(CNN) -- Darren Manzella saw two tours of duty in Iraq, first as a combat medic and later as a liaison officer. He earned three promotions in his six years as a U.S. Army sergeant.Despite his professional success, Manzella says he began to question his personal life. "After returning from my first deployment in Iraq, after seeing death and violence, losing friends and comrades, it really made me look over my life," he said. "I looked at some issues I had always had trouble with. I had debated, 'Am I gay?' "
As he struggled with his sexual identity, Manzella began a relationship with a man. Soon after, while in Texas between tours, Manzella said he began receiving anonymous, harassing e-mails and telephone calls.
"They told me, 'You are stupid, the Army is going to kick you out, but before they do, they are going to take your rank away and all your money away.' "
Manzella describes this time as one of fear and deep insecurity.
"I didn't know if the military police would be coming through the door to take me away because someone had reported me," he said. "This was some of the paranoia I was living with every day."
Manzella says that the e-mails and calls went on for months and that after many sleepless nights, he decided to ask his supervisor for help.
"He listened and was somewhat sympathetic," Manzella said. "He told me not to worry, to try and get some rest, to go home early and see him in the morning."
By the next morning, Manzella's supervisor had reported him as having broken the law under "don't ask, don't tell," the 1993 policy that prohibits anyone who "demonstrate(s) a propensity or intent to engage in homosexual acts" from serving in the U.S. military.
Manzella said he was read his rights and told that he would be investigated, but that he could continue working. As the investigation proceeded, word spread that Manzella was gay.
"Ironically, it pulled the unit together. A lot of them started to invite me out," Manzella said. "My co-worker was getting married; she told me that my boyfriend and I were invited to the wedding. It made me feel like I was more a part of the family."
After a month, Manzella said he was told that no proof of homosexuality had been found and that the investigation was being closed, even though he told his supervisor about his lifestyle. Manzella was hopeful.
"I thought it was a big step when they told me that they were going to retain me," he said.
In 2006, Manzella's unit was sent back to Iraq, and he served his 15-month deployment with his unit knowing he was gay.
"I could have pictures of my boyfriend out, I could talk freely on the phone without having to worry about someone overhearing me and reporting me," he said.
During his tour, Manzella was contacted by the Servicemembers Legal Defense Network, a national nonprofit offering legal assistance to those affected by don't ask, don't tell.

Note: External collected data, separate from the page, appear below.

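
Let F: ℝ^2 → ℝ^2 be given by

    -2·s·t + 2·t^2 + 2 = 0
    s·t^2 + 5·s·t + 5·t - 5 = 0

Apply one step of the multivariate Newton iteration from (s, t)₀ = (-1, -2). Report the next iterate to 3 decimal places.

(-2.500, -2.000)

At (-1, -2): F = (6.000, -9.000).
Jacobian J = [[-2·t, -2·s + 4·t], [t^2 + 5·t, 2·s·t + 5·s + 5]].
At the point, J = [[4.000, -6.000], [-6.000, 4.000]] (det J = -20.000).
Solving J·Δ = −F gives Δ = (-1.500, 0.000).
Then the next iterate is (s, t)₁ = (-2.500, -2.000).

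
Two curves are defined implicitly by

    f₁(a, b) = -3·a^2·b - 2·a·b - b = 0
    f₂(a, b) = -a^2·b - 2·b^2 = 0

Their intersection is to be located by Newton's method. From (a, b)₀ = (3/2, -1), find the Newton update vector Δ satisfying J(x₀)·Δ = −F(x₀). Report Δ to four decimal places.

(-0.4175, 0.5728)

At (3/2, -1): F = (10.7500, 0.2500).
Jacobian J = [[-6·a·b - 2·b, -3·a^2 - 2·a - 1], [-2·a·b, -a^2 - 4·b]].
At the point, J = [[11.0000, -10.7500], [3.0000, 1.7500]] (det J = 51.5000).
Solving J·Δ = −F gives Δ = (-0.4175, 0.5728).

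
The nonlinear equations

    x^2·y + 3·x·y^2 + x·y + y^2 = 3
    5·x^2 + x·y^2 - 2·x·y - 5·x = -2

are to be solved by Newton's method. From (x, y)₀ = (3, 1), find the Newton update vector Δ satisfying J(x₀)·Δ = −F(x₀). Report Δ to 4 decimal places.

At (3, 1): F = (19.0000, 29.0000).
Jacobian J = [[2·x·y + 3·y^2 + y, x^2 + 6·x·y + x + 2·y], [10·x + y^2 - 2·y - 5, 2·x·y - 2·x]].
At the point, J = [[10.0000, 32.0000], [24.0000, 0.0000]] (det J = -768.0000).
Solving J·Δ = −F gives Δ = (-1.2083, -0.2161).

(-1.2083, -0.2161)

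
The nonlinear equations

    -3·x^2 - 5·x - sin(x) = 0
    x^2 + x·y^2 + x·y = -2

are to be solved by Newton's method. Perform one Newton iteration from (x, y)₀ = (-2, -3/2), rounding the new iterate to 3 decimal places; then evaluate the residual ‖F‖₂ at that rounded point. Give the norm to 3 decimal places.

1.562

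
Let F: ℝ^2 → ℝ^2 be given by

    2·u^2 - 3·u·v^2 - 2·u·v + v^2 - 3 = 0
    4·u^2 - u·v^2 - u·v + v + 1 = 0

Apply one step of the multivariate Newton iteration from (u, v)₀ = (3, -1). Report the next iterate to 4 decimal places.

(1.4286, -0.5714)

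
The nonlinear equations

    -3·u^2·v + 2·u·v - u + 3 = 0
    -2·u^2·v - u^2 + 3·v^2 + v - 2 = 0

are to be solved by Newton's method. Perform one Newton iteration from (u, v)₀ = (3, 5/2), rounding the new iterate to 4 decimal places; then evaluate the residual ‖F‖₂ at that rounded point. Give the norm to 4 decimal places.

18.0693

At (3, 5/2): F = (-52.5000, -34.7500).
Jacobian J = [[-6·u·v + 2·v - 1, -3·u^2 + 2·u], [-4·u·v - 2·u, -2·u^2 + 6·v + 1]].
At the point, J = [[-41.0000, -21.0000], [-36.0000, -2.0000]] (det J = -674.0000).
Solving J·Δ = −F gives Δ = (-0.9269, -0.6903).
Then the next iterate is (u, v)₁ = (2.0731, 1.8097).
Re-evaluating at (2.0731, 1.8097): F = (-14.902602, -10.218255), so ‖F‖₂ = 18.0693.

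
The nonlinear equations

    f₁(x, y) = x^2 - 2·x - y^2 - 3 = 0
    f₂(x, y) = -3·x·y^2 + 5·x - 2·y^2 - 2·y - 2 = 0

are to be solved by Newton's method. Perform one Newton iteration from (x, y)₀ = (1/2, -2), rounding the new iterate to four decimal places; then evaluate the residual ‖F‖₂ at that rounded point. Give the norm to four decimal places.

At (1/2, -2): F = (-7.7500, -9.5000).
Jacobian J = [[2·x - 2, -2·y], [-3·y^2 + 5, -6·x·y - 4·y - 2]].
At the point, J = [[-1.0000, 4.0000], [-7.0000, 12.0000]] (det J = 16.0000).
Solving J·Δ = −F gives Δ = (3.4375, 2.7969).
Then the next iterate is (x, y)₁ = (3.9375, 0.7969).
Re-evaluating at (3.9375, 0.7969): F = (3.993857, 7.322077), so ‖F‖₂ = 8.3405.

8.3405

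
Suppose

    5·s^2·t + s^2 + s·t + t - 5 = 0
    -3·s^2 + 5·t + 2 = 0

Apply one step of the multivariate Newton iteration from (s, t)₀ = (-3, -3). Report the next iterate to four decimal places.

(-0.0325, -5.6829)

At (-3, -3): F = (-125.0000, -40.0000).
Jacobian J = [[10·s·t + 2·s + t, 5·s^2 + s + 1], [-6·s, 5]].
At the point, J = [[81.0000, 43.0000], [18.0000, 5.0000]] (det J = -369.0000).
Solving J·Δ = −F gives Δ = (2.9675, -2.6829).
Then the next iterate is (s, t)₁ = (-0.0325, -5.6829).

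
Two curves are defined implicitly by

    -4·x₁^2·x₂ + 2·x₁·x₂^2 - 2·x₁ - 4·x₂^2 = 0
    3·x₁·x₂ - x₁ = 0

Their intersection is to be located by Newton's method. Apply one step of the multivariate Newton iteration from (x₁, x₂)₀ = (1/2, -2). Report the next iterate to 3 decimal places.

At (1/2, -2): F = (-11.000, -3.500).
Jacobian J = [[-8·x₁·x₂ + 2·x₂^2 - 2, -4·x₁^2 + 4·x₁·x₂ - 8·x₂], [3·x₂ - 1, 3·x₁]].
At the point, J = [[14.000, 11.000], [-7.000, 1.500]] (det J = 98.000).
Solving J·Δ = −F gives Δ = (-0.224, 1.286).
Then the next iterate is (x₁, x₂)₁ = (0.276, -0.714).

(0.276, -0.714)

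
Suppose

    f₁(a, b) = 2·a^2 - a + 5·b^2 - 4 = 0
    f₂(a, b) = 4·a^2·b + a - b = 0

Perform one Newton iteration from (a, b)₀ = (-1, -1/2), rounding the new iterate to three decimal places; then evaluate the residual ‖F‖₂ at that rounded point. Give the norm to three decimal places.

9.229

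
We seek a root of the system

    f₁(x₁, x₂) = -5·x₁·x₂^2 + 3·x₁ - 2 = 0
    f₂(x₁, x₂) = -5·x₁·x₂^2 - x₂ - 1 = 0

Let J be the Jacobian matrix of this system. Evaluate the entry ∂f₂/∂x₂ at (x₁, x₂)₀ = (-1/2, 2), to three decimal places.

∂f₂/∂x₂ = -10·x₁·x₂ - 1.
At (-1/2, 2) this is 9.000.

9.000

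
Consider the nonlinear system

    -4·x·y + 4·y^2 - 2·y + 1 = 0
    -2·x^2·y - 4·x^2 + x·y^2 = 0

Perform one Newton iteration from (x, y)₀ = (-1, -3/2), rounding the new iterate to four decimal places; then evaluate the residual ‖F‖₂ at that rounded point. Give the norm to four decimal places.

2.1412

At (-1, -3/2): F = (7.0000, -3.2500).
Jacobian J = [[-4·y, -4·x + 8·y - 2], [-4·x·y - 8·x + y^2, -2·x^2 + 2·x·y]].
At the point, J = [[6.0000, -10.0000], [4.2500, 1.0000]] (det J = 48.5000).
Solving J·Δ = −F gives Δ = (0.5258, 1.0155).
Then the next iterate is (x, y)₁ = (-0.4742, -0.4845).
Re-evaluating at (-0.4742, -0.4845): F = (1.988961, -0.792882), so ‖F‖₂ = 2.1412.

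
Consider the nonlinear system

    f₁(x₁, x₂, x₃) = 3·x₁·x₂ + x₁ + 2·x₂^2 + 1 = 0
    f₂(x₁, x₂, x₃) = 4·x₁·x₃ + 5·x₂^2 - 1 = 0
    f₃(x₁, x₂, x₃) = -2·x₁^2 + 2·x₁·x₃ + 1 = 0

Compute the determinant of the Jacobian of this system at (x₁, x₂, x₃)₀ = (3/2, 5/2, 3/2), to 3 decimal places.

115.500

J = [[3·x₂ + 1, 3·x₁ + 4·x₂, 0], [4·x₃, 10·x₂, 4·x₁], [-4·x₁ + 2·x₃, 0, 2·x₁]].
At the point, J = [[8.500, 14.500, 0.000], [6.000, 25.000, 6.000], [-3.000, 0.000, 3.000]].
det J = 115.500.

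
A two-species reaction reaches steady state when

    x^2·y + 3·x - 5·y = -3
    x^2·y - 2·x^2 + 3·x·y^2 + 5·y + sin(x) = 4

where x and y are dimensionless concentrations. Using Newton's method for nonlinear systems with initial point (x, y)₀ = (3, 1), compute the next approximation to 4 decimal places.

(1.3306, 0.7562)

At (3, 1): F = (16.0000, 1.141120).
Jacobian J = [[2·x·y + 3, x^2 - 5], [2·x·y - 4·x + 3·y^2 + cos(x), x^2 + 6·x·y + 5]].
At the point, J = [[9.0000, 4.0000], [-3.989992, 32.0000]] (det J = 303.959970).
Solving J·Δ = −F gives Δ = (-1.6694, -0.2438).
Then the next iterate is (x, y)₁ = (1.3306, 0.7562).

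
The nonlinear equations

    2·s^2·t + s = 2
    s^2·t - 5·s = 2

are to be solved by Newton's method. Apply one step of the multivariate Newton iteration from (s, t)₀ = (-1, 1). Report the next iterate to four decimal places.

At (-1, 1): F = (-1.0000, 4.0000).
Jacobian J = [[4·s·t + 1, 2·s^2], [2·s·t - 5, s^2]].
At the point, J = [[-3.0000, 2.0000], [-7.0000, 1.0000]] (det J = 11.0000).
Solving J·Δ = −F gives Δ = (0.8182, 1.7273).
Then the next iterate is (s, t)₁ = (-0.1818, 2.7273).

(-0.1818, 2.7273)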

SLDN told him that a television network was looking for a gay serviceman in a combat zone to tell his story.
After weighing the risk of being discharged for speaking out publicly, Manzella agreed to the interview. He said he was motivated by the knowledge that he could give a voice to the gays, lesbians and bisexuals serving in the military -- a number estimated at 65,000 by the Palm Center at the University of California, Santa Barbara, which researches sexual minorities in the military.
The network television segment aired a few days before Manzella returned from Iraq, and it seemed at first that his interview would not have consequences. He returned to the States, spent time with his family and even went to Capitol Hill to lobby against don't ask, don't tell.

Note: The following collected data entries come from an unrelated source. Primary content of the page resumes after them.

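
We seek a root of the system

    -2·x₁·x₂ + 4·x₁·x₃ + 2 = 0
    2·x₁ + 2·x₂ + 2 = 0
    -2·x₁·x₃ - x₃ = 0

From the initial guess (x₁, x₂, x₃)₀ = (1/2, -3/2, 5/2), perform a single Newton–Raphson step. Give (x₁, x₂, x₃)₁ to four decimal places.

(0.1111, -1.1111, 0.9722)

At (1/2, -3/2, 5/2): F = (8.5000, 0.0000, -5.0000).
Jacobian J = [[-2·x₂ + 4·x₃, -2·x₁, 4·x₁], [2, 2, 0], [-2·x₃, 0, -2·x₁ - 1]].
At the point, J = [[13.0000, -1.0000, 2.0000], [2.0000, 2.0000, 0.0000], [-5.0000, 0.0000, -2.0000]] (det J = -36.0000).
Solving J·Δ = −F gives Δ = (-0.3889, 0.3889, -1.5278).
Then the next iterate is (x₁, x₂, x₃)₁ = (0.1111, -1.1111, 0.9722).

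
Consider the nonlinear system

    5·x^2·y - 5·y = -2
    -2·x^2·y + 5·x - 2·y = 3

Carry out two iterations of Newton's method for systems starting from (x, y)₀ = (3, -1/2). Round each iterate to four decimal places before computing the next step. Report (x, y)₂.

At (3, -1/2): F = (-18.0000, 22.0000).
Jacobian J = [[10·x·y, 5·x^2 - 5], [-4·x·y + 5, -2·x^2 - 2]].
At the point, J = [[-15.0000, 40.0000], [11.0000, -20.0000]] (det J = -140.0000).
Solving J·Δ = −F gives Δ = (-3.7143, -0.9429).
Then the next iterate is (x, y)₁ = (-0.7143, -1.4429).
Round to (-0.7143, -1.4429) and repeat: F = (5.533485, -2.213294), J = [[10.306635, -2.448878], [0.877346, -3.020449]].
Δ = (-0.7637, -0.9546), so (x, y)₂ = (-1.4780, -2.3975).

(-1.4780, -2.3975)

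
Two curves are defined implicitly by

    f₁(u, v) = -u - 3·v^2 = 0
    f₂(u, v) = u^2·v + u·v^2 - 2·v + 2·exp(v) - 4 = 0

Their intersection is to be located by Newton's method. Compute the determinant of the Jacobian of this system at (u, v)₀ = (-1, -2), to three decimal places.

J = [[-1, -6·v], [2·u·v + v^2, u^2 + 2·u·v + 2·exp(v) - 2]].
At the point, J = [[-1.000, 12.000], [8.000, 3.27067]].
det J = -99.271.

-99.271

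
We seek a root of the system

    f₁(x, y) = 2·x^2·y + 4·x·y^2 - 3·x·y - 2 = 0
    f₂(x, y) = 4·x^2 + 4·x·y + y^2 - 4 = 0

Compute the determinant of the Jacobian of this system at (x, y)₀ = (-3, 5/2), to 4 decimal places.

-374.5000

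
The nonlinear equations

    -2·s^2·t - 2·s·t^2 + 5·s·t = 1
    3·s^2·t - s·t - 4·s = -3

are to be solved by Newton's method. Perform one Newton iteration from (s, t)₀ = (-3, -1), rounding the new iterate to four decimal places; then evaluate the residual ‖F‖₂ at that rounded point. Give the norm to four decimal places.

390.6403

At (-3, -1): F = (38.0000, -15.0000).
Jacobian J = [[-4·s·t - 2·t^2 + 5·t, -2·s^2 - 4·s·t + 5·s], [6·s·t - t - 4, 3·s^2 - s]].
At the point, J = [[-19.0000, -45.0000], [15.0000, 30.0000]] (det J = 105.0000).
Solving J·Δ = −F gives Δ = (-4.4286, 2.7143).
Then the next iterate is (s, t)₁ = (-7.4286, 1.7143).
Re-evaluating at (-7.4286, 1.7143): F = (-210.215740, 329.255546), so ‖F‖₂ = 390.6403.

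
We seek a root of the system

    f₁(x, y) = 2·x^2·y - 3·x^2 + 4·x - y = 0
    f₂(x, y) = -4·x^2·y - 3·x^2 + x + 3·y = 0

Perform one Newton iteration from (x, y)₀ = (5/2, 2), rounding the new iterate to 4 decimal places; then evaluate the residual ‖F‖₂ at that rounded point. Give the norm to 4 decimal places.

At (5/2, 2): F = (14.2500, -60.2500).
Jacobian J = [[4·x·y - 6·x + 4, 2·x^2 - 1], [-8·x·y - 6·x + 1, -4·x^2 + 3]].
At the point, J = [[9.0000, 11.5000], [-54.0000, -22.0000]] (det J = 423.0000).
Solving J·Δ = −F gives Δ = (-0.8969, -0.5372).
Then the next iterate is (x, y)₁ = (1.6031, 1.4628).
Re-evaluating at (1.6031, 1.4628): F = (4.758397, -16.755461), so ‖F‖₂ = 17.4180.

17.4180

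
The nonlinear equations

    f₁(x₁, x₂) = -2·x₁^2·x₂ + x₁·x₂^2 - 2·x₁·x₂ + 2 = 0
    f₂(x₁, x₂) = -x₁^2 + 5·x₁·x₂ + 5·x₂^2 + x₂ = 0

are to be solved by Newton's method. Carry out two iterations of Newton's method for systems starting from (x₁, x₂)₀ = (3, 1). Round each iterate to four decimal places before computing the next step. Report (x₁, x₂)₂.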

Manzella returned to duty at Fort Hood, Texas, in December 2007 and continued to serve for almost seven months. In the first week of March 2008, he was given orders to report to Fort Drum, New York, to work at the military hospital there.

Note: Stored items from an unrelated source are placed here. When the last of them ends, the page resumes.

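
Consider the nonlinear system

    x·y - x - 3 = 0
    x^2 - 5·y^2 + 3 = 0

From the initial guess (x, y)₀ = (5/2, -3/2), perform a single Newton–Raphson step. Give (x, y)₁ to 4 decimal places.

At (5/2, -3/2): F = (-9.2500, -2.0000).
Jacobian J = [[y - 1, x], [2·x, -10·y]].
At the point, J = [[-2.5000, 2.5000], [5.0000, 15.0000]] (det J = -50.0000).
Solving J·Δ = −F gives Δ = (-2.6750, 1.0250).
Then the next iterate is (x, y)₁ = (-0.1750, -0.4750).

(-0.1750, -0.4750)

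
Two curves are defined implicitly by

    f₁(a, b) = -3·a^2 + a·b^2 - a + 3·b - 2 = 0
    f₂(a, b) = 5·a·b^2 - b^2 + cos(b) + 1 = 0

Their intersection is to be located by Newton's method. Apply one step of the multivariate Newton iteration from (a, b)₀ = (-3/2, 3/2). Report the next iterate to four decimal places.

At (-3/2, 3/2): F = (-6.1250, -18.054263).
Jacobian J = [[-6·a + b^2 - 1, 2·a·b + 3], [5·b^2, 10·a·b - 2·b - sin(b)]].
At the point, J = [[10.2500, -1.5000], [11.2500, -26.497495]] (det J = -254.724324).
Solving J·Δ = −F gives Δ = (0.5308, -0.4560).
Then the next iterate is (a, b)₁ = (-0.9692, 1.0440).

(-0.9692, 1.0440)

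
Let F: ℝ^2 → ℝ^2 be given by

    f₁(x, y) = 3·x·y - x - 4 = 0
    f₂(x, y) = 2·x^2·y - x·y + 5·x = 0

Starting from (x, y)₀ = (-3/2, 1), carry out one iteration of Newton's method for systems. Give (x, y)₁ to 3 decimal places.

At (-3/2, 1): F = (-7.000, -1.500).
Jacobian J = [[3·y - 1, 3·x], [4·x·y - y + 5, 2·x^2 - x]].
At the point, J = [[2.000, -4.500], [-2.000, 6.000]] (det J = 3.000).
Solving J·Δ = −F gives Δ = (16.250, 5.667).
Then the next iterate is (x, y)₁ = (14.750, 6.667).

(14.750, 6.667)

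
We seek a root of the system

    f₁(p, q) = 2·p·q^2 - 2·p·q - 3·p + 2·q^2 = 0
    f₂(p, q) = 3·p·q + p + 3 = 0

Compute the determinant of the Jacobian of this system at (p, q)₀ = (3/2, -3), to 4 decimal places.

J = [[2·q^2 - 2·q - 3, 4·p·q - 2·p + 4·q], [3·q + 1, 3·p]].
At the point, J = [[21.0000, -33.0000], [-8.0000, 4.5000]].
det J = -169.5000.

-169.5000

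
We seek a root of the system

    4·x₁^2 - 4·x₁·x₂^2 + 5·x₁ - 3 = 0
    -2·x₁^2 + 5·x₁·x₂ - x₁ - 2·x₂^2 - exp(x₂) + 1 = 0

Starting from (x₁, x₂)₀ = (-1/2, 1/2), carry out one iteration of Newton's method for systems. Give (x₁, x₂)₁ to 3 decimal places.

(3.699, 2.500)

At (-1/2, 1/2): F = (-4.000, -2.39872).
Jacobian J = [[8·x₁ - 4·x₂^2 + 5, -8·x₁·x₂], [-4·x₁ + 5·x₂ - 1, 5·x₁ - 4·x₂ - exp(x₂)]].
At the point, J = [[0.000, 2.000], [3.500, -6.14872]] (det J = -7.000).
Solving J·Δ = −F gives Δ = (4.199, 2.000).
Then the next iterate is (x₁, x₂)₁ = (3.699, 2.500).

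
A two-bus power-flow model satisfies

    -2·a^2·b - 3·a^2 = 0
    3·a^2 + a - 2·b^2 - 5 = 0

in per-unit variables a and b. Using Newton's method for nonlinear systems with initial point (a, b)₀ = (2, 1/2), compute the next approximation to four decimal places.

(1.2647, -0.0294)

At (2, 1/2): F = (-16.0000, 8.5000).
Jacobian J = [[-4·a·b - 6·a, -2·a^2], [6·a + 1, -4·b]].
At the point, J = [[-16.0000, -8.0000], [13.0000, -2.0000]] (det J = 136.0000).
Solving J·Δ = −F gives Δ = (-0.7353, -0.5294).
Then the next iterate is (a, b)₁ = (1.2647, -0.0294).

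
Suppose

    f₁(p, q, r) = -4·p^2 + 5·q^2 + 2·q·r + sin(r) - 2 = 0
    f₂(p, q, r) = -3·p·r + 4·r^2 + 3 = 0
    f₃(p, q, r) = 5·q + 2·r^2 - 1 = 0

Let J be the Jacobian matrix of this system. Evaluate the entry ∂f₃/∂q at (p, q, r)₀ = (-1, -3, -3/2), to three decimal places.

∂f₃/∂q = 5.
At (-1, -3, -3/2) this is 5.000.

5.000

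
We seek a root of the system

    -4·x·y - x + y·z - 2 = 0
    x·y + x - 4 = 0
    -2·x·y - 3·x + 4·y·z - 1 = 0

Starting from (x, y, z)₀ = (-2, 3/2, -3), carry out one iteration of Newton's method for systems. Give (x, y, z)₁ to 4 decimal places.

At (-2, 3/2, -3): F = (7.5000, -9.0000, -7.0000).
Jacobian J = [[-4·y - 1, -4·x + z, y], [y + 1, x, 0], [-2·y - 3, -2·x + 4·z, 4·y]].
At the point, J = [[-7.0000, 5.0000, 1.5000], [2.5000, -2.0000, 0.0000], [-6.0000, -8.0000, 6.0000]] (det J = -39.0000).
Solving J·Δ = −F gives Δ = (6.8462, 4.0577, 13.4231).
Then the next iterate is (x, y, z)₁ = (4.8462, 5.5577, 10.4231).

(4.8462, 5.5577, 10.4231)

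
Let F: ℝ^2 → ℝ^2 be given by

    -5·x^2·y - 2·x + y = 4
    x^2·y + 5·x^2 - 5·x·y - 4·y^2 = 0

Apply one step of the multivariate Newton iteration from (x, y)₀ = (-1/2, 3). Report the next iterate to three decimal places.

At (-1/2, 3): F = (-3.750, -26.500).
Jacobian J = [[-10·x·y - 2, -5·x^2 + 1], [2·x·y + 10·x - 5·y, x^2 - 5·x - 8·y]].
At the point, J = [[13.000, -0.250], [-23.000, -21.250]] (det J = -282.000).
Solving J·Δ = −F gives Δ = (0.259, -1.527).
Then the next iterate is (x, y)₁ = (-0.241, 1.473).

(-0.241, 1.473)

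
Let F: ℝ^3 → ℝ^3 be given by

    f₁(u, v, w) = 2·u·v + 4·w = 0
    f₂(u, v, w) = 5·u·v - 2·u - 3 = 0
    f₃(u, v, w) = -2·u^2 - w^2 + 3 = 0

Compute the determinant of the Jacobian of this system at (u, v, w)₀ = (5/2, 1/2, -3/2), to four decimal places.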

A week later, he said, his company commander called him in.
"I was told I was going to be discharged under don't ask, don't tell," he said. "Up until that point, I hadn't heard anything. I had lived openly for nearly two years. I thought that was a huge step forward, that finally people were being recognized on their performance and how well they served their country and their comrades and peers."
In June 2008, Manzella received an honorable discharge. His discharge papers read "homosexual conduct admission."
CNN contacted the Army for more details on the nature of Manzella's discharge. Army spokesman Lt. Col. Christopher Garver of the Office of the Chief of Public Affairs said that under law, the military could not comment on or release details about Manzella's discharge.
Since don't ask, don't tell was introduced, the military has discharged more than 13,000 lesbians, gays and bisexuals, according to the Servicemembers Legal Defense Network. A 2005 government report found that about 800 of them had skills deemed "critical," such as engineering and linguistics, and that it cost the military about $200 million to recruit and train their replacements.
Garver said the continued enforcement of don't ask, don't tell is simply a case of the Army enforcing the law.
"The Army enforces the homosexual conduct policy because it is the law," he said. "The policy is not a military policy, and the Army has a policy because it is bound by current statute. If the law were potentially to change, the Army would change to enforce whatever the law may be."